There are some common mistakes I’ve seen traders make in the area of money management. First, let’s understand what money management is all about.
Money management overlaps with risk, trade, business, and personal management, yet it has many aspects that make it unique, distinctly different from all of the other areas of management. In this article we want to examine some areas of money management that seem to involve mental quirks leading to costly mistakes.
Listening to Opinion
Kim has entered a short position in crude oil after carefully studying as many factors as she could reasonably include while making her decision to trade. She has entered the trade because her study of the underlying fundamentals has her convinced that crude oil prices must soon begin to fall. Then Kim turns on her television set and begins to watch one of the financial news stations. An “expert” in crude oil is being interviewed. He begins to talk about how crude oil inventories are almost certain to drop this year because oil companies are not doing as much exploration as they have in previous years. Kim listens intently to what he has to say and then begins to doubt her decision about the trade she has entered. The more she thinks about it, the more panicky she becomes. She considers abandoning her position even though she will end up with a loss. The fact that an “expert” has decided something else completely shakes her confidence. She exits the trade intraday and takes a $400 loss. Prices have not come near her protective stop, which was $700 away from her entry. The market never moves sufficiently far to have taken out her stop. By the end of the day, her crude oil futures have made a new low, and in the following days explodes into a genuine bear market. Instead of a magnificent win, Kim has a loss. The loss is more than money, she has lost confidence in herself.
What should be done?
You should set your own trading guidelines and trade what you see. Forget about opinion, your own and especially that of others. Unless you are one of a very rare breed whose opinions are sufficiently good for trading, do not trade on them.

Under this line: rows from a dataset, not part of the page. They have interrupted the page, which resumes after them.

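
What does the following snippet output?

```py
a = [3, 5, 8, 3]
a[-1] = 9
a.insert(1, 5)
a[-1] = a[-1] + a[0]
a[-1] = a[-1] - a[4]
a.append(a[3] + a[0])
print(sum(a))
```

a[-1] = 9 → [3, 5, 8, 9]
insert 5 at 1 → [3, 5, 5, 8, 9]
a[-1] = a[-1]+a[0] = 9+3 = 12 → [3, 5, 5, 8, 12]
a[-1] = a[-1]-a[4] = 12-12 = 0 → [3, 5, 5, 8, 0]
append a[3]+a[0] = 8+3 = 11 → [3, 5, 5, 8, 0, 11]
sum = 32

32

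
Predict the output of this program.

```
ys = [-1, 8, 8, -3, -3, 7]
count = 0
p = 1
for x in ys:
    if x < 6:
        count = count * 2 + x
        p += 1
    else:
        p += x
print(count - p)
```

-40

x=-1: <6, count = 0*2+(-1) = -1; p=2
x=8: not <6; p=10
x=8: not <6; p=18
x=-3: <6, count = (-1)*2+(-3) = -5; p=19
x=-3: <6, count = (-5)*2+(-3) = -13; p=20
x=7: not <6; p=27
count-p = (-13)-27 = -40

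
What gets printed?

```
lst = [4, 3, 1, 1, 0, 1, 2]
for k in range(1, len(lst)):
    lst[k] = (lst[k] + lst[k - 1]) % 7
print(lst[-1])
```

5

k=1: lst[1] = (3+4)%7 = 0 → [4, 0, 1, 1, 0, 1, 2]
k=2: lst[2] = (1+0)%7 = 1 → [4, 0, 1, 1, 0, 1, 2]
k=3: lst[3] = (1+1)%7 = 2 → [4, 0, 1, 2, 0, 1, 2]
k=4: lst[4] = (0+2)%7 = 2 → [4, 0, 1, 2, 2, 1, 2]
k=5: lst[5] = (1+2)%7 = 3 → [4, 0, 1, 2, 2, 3, 2]
k=6: lst[6] = (2+3)%7 = 5 → [4, 0, 1, 2, 2, 3, 5]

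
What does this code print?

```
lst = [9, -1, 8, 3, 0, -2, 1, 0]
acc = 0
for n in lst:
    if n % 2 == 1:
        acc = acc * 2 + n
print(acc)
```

n=9: odd, acc = 0*2+9 = 9
n=-1: odd, acc = 9*2+(-1) = 17
n=8: not odd
n=3: odd, acc = 17*2+3 = 37
n=0: not odd
n=-2: not odd
n=1: odd, acc = 37*2+1 = 75
n=0: not odd

75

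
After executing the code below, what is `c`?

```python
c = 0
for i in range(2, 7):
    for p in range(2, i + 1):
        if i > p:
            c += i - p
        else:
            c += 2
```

i=2,p=2: not 2>2, c = 0+2 = 2
i=3,p=2: 3>2, c = 2+1 = 3
i=3,p=3: not 3>3, c = 3+2 = 5
i=4,p=2: 4>2, c = 5+2 = 7
i=4,p=3: 4>3, c = 7+1 = 8
i=4,p=4: not 4>4, c = 8+2 = 10
i=5,p=2: 5>2, c = 10+3 = 13
i=5,p=3: 5>3, c = 13+2 = 15
i=5,p=4: 5>4, c = 15+1 = 16
i=5,p=5: not 5>5, c = 16+2 = 18
i=6,p=2: 6>2, c = 18+4 = 22
i=6,p=3: 6>3, c = 22+3 = 25
i=6,p=4: 6>4, c = 25+2 = 27
i=6,p=5: 6>5, c = 27+1 = 28
i=6,p=6: not 6>6, c = 28+2 = 30

30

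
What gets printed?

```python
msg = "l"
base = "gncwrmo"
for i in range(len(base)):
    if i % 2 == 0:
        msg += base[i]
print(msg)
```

i=0: add 'g' → 'lg'
i=1: skip
i=2: add 'c' → 'lgc'
i=3: skip
i=4: add 'r' → 'lgcr'
i=5: skip
i=6: add 'o' → 'lgcro'

lgcro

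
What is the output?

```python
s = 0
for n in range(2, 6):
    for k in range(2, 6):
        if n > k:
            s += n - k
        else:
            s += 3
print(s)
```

n=2,k=2: not 2>2, s = 0+3 = 3
n=2,k=3: not 2>3, s = 3+3 = 6
n=2,k=4: not 2>4, s = 6+3 = 9
n=2,k=5: not 2>5, s = 9+3 = 12
n=3,k=2: 3>2, s = 12+1 = 13
n=3,k=3: not 3>3, s = 13+3 = 16
n=3,k=4: not 3>4, s = 16+3 = 19
n=3,k=5: not 3>5, s = 19+3 = 22
n=4,k=2: 4>2, s = 22+2 = 24
n=4,k=3: 4>3, s = 24+1 = 25
n=4,k=4: not 4>4, s = 25+3 = 28
n=4,k=5: not 4>5, s = 28+3 = 31
n=5,k=2: 5>2, s = 31+3 = 34
n=5,k=3: 5>3, s = 34+2 = 36
n=5,k=4: 5>4, s = 36+1 = 37
n=5,k=5: not 5>5, s = 37+3 = 40

40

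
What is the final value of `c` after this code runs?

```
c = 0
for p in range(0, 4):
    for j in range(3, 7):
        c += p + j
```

96

p=0,j=3: c = 0+3 = 3
p=0,j=4: c = 3+4 = 7
p=0,j=5: c = 7+5 = 12
p=0,j=6: c = 12+6 = 18
p=1,j=3: c = 18+4 = 22
p=1,j=4: c = 22+5 = 27
p=1,j=5: c = 27+6 = 33
p=1,j=6: c = 33+7 = 40
p=2,j=3: c = 40+5 = 45
p=2,j=4: c = 45+6 = 51
p=2,j=5: c = 51+7 = 58
p=2,j=6: c = 58+8 = 66
p=3,j=3: c = 66+6 = 72
p=3,j=4: c = 72+7 = 79
p=3,j=5: c = 79+8 = 87
p=3,j=6: c = 87+9 = 96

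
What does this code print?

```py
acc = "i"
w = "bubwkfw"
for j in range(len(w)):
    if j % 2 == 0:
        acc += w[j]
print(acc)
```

ibbkw

j=0: add 'b' → 'ib'
j=1: skip
j=2: add 'b' → 'ibb'
j=3: skip
j=4: add 'k' → 'ibbk'
j=5: skip
j=6: add 'w' → 'ibbkw'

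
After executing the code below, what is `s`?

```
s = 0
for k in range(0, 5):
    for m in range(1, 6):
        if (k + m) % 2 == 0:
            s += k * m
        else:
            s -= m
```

33

k=0,m=1: odd sum, s = 0-1 = -1
k=0,m=2: even sum, s = (-1)+0 = -1
k=0,m=3: odd sum, s = (-1)-3 = -4
k=0,m=4: even sum, s = (-4)+0 = -4
k=0,m=5: odd sum, s = (-4)-5 = -9
k=1,m=1: even sum, s = (-9)+1 = -8
k=1,m=2: odd sum, s = (-8)-2 = -10
k=1,m=3: even sum, s = (-10)+3 = -7
k=1,m=4: odd sum, s = (-7)-4 = -11
k=1,m=5: even sum, s = (-11)+5 = -6
k=2,m=1: odd sum, s = (-6)-1 = -7
k=2,m=2: even sum, s = (-7)+4 = -3
k=2,m=3: odd sum, s = (-3)-3 = -6
k=2,m=4: even sum, s = (-6)+8 = 2
k=2,m=5: odd sum, s = 2-5 = -3
k=3,m=1: even sum, s = (-3)+3 = 0
k=3,m=2: odd sum, s = 0-2 = -2
k=3,m=3: even sum, s = (-2)+9 = 7
k=3,m=4: odd sum, s = 7-4 = 3
k=3,m=5: even sum, s = 3+15 = 18
k=4,m=1: odd sum, s = 18-1 = 17
k=4,m=2: even sum, s = 17+8 = 25
k=4,m=3: odd sum, s = 25-3 = 22
k=4,m=4: even sum, s = 22+16 = 38
k=4,m=5: odd sum, s = 38-5 = 33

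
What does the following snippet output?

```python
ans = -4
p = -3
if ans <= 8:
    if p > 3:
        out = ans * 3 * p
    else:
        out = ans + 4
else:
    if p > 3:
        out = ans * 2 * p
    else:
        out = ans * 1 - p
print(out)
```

0

ans=-4, p=-3
ans <= 8 is True; p > 3 is False
→ out = ans + 4 = 0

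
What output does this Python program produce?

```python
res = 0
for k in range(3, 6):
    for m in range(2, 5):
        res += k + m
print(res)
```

63

k=3,m=2: res = 0+5 = 5
k=3,m=3: res = 5+6 = 11
k=3,m=4: res = 11+7 = 18
k=4,m=2: res = 18+6 = 24
k=4,m=3: res = 24+7 = 31
k=4,m=4: res = 31+8 = 39
k=5,m=2: res = 39+7 = 46
k=5,m=3: res = 46+8 = 54
k=5,m=4: res = 54+9 = 63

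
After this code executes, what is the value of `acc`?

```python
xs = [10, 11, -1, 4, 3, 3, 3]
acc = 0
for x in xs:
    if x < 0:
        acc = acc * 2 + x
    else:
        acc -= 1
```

x=10: not <0, acc = 0-1 = -1
x=11: not <0, acc = (-1)-1 = -2
x=-1: <0, acc = (-2)*2+(-1) = -5
x=4: not <0, acc = (-5)-1 = -6
x=3: not <0, acc = (-6)-1 = -7
x=3: not <0, acc = (-7)-1 = -8
x=3: not <0, acc = (-8)-1 = -9

-9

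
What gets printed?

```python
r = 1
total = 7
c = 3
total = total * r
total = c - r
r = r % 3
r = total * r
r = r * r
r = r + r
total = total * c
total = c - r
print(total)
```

total = 7*1 = 7
total = 3-1 = 2
r = 1%3 = 1
r = 2*1 = 2
r = 2*2 = 4
r = 4+4 = 8
total = 2*3 = 6
total = 3-8 = -5

-5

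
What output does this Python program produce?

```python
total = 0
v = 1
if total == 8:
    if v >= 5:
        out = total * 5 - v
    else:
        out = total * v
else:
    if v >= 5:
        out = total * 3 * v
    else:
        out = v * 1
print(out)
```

1

total=0, v=1
total == 8 is False; v >= 5 is False
→ out = v * 1 = 1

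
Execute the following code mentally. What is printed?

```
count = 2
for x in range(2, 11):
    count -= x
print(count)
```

-52

x=2: count = 2-2 = 0
x=3: count = 0-3 = -3
x=4: count = (-3)-4 = -7
x=5: count = (-7)-5 = -12
x=6: count = (-12)-6 = -18
x=7: count = (-18)-7 = -25
x=8: count = (-25)-8 = -33
x=9: count = (-33)-9 = -42
x=10: count = (-42)-10 = -52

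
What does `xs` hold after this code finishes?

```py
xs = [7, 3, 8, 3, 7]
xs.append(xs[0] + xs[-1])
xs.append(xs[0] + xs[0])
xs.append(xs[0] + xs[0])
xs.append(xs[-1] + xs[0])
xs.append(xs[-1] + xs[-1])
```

append xs[0]+xs[-1] = 7+7 = 14 → [7, 3, 8, 3, 7, 14]
append xs[0]+xs[0] = 7+7 = 14 → [7, 3, 8, 3, 7, 14, 14]
append xs[0]+xs[0] = 7+7 = 14 → [7, 3, 8, 3, 7, 14, 14, 14]
append xs[-1]+xs[0] = 14+7 = 21 → [7, 3, 8, 3, 7, 14, 14, 14, 21]
append xs[-1]+xs[-1] = 21+21 = 42 → [7, 3, 8, 3, 7, 14, 14, 14, 21, 42]

[7, 3, 8, 3, 7, 14, 14, 14, 21, 42]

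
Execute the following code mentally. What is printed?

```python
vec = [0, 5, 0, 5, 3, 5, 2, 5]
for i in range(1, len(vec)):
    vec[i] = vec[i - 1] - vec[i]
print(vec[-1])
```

-25

i=1: vec[1] = 0-5 = -5 → [0, -5, 0, 5, 3, 5, 2, 5]
i=2: vec[2] = (-5)-0 = -5 → [0, -5, -5, 5, 3, 5, 2, 5]
i=3: vec[3] = (-5)-5 = -10 → [0, -5, -5, -10, 3, 5, 2, 5]
i=4: vec[4] = (-10)-3 = -13 → [0, -5, -5, -10, -13, 5, 2, 5]
i=5: vec[5] = (-13)-5 = -18 → [0, -5, -5, -10, -13, -18, 2, 5]
i=6: vec[6] = (-18)-2 = -20 → [0, -5, -5, -10, -13, -18, -20, 5]
i=7: vec[7] = (-20)-5 = -25 → [0, -5, -5, -10, -13, -18, -20, -25]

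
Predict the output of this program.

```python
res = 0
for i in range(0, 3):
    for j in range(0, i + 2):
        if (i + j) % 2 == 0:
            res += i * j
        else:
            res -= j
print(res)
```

i=0,j=0: even sum, res = 0+0 = 0
i=0,j=1: odd sum, res = 0-1 = -1
i=1,j=0: odd sum, res = (-1)-0 = -1
i=1,j=1: even sum, res = (-1)+1 = 0
i=1,j=2: odd sum, res = 0-2 = -2
i=2,j=0: even sum, res = (-2)+0 = -2
i=2,j=1: odd sum, res = (-2)-1 = -3
i=2,j=2: even sum, res = (-3)+4 = 1
i=2,j=3: odd sum, res = 1-3 = -2

-2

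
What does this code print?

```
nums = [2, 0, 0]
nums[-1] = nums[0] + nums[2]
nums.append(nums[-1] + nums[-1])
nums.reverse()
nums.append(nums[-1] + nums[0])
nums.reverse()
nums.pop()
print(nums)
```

nums[-1] = nums[0]+nums[2] = 2+0 = 2 → [2, 0, 2]
append nums[-1]+nums[-1] = 2+2 = 4 → [2, 0, 2, 4]
reverse → [4, 2, 0, 2]
append nums[-1]+nums[0] = 2+4 = 6 → [4, 2, 0, 2, 6]
reverse → [6, 2, 0, 2, 4]
pop() removes 4 → [6, 2, 0, 2]

[6, 2, 0, 2]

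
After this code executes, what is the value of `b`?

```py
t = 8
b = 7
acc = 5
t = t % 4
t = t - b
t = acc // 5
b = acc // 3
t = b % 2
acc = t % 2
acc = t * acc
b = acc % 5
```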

Make an evaluation based on the facts you have and then go with the trade. Just be sure you have a strategy for extricating yourself before losses become big. Had Kim stayed with her original strategy and stop placement, she would have ended up a happy winner instead of a regretful loser.
Taking too Big a Bite
Biting off more than can be chewed is a weakness of many traders. This form of over trading derives from greed and failing to have clearly defined trading objectives. Trading only to “make money” is not sufficient.
Pete has sold short T-Bonds and is now ahead by a full point. He notes that he is making money on his trade. Feeling very confident and thinking it would be smart to be diversified, he enters a long position in silver futures, and also sells short Call options of wheat which he is sure is headed down. Almost as soon he is in the market, wheat prices explode upward and his Calls are in trouble. Pete buys back the losing short Calls and sells additional Calls on a two-for-one basis at a higher strike price. At the end of the day he looks at other positions. Silver had an intraday reversal leaving a spiked bottom as they close at the high of the day. The T-Bonds have made an inside day, but to Pete they suddenly look weak, he is down a few ticks. At the end of the day, he finds that most of the money he had made on his short T-Bonds was used to buy back the short wheat Call options. He covered those and now has additional premium in his account, but he also has additional risk, and is short Calls in a rising market – not an enviable position. Moreover, he is now worried about his long silver futures based on the fact that silver closed at its lows on what seems to be a genuine reversal. To further aggravate the situation, he has lost confidence in himself. What was once a happy, simple, winning silver long, has now become an ugly, confusing mess, and Pete has a good chance of ending up a loser on all three trades. If Pete keeps over-trading in this fashion, he could end up like the poor fellow in the picture.
What should be done?
Break every trade into definitive goals. Make sure you achieve those goals before adding other positions. Even with a single short sale of the T-Bonds, Pete could have set himself a goal for the trade. One or two full points might have been all he needed to satisfactorily retire that trade as a winner. Then he could have made his trading decision for an additional position. There are very few traders who can successfully manage multiple positions in a variety of markets.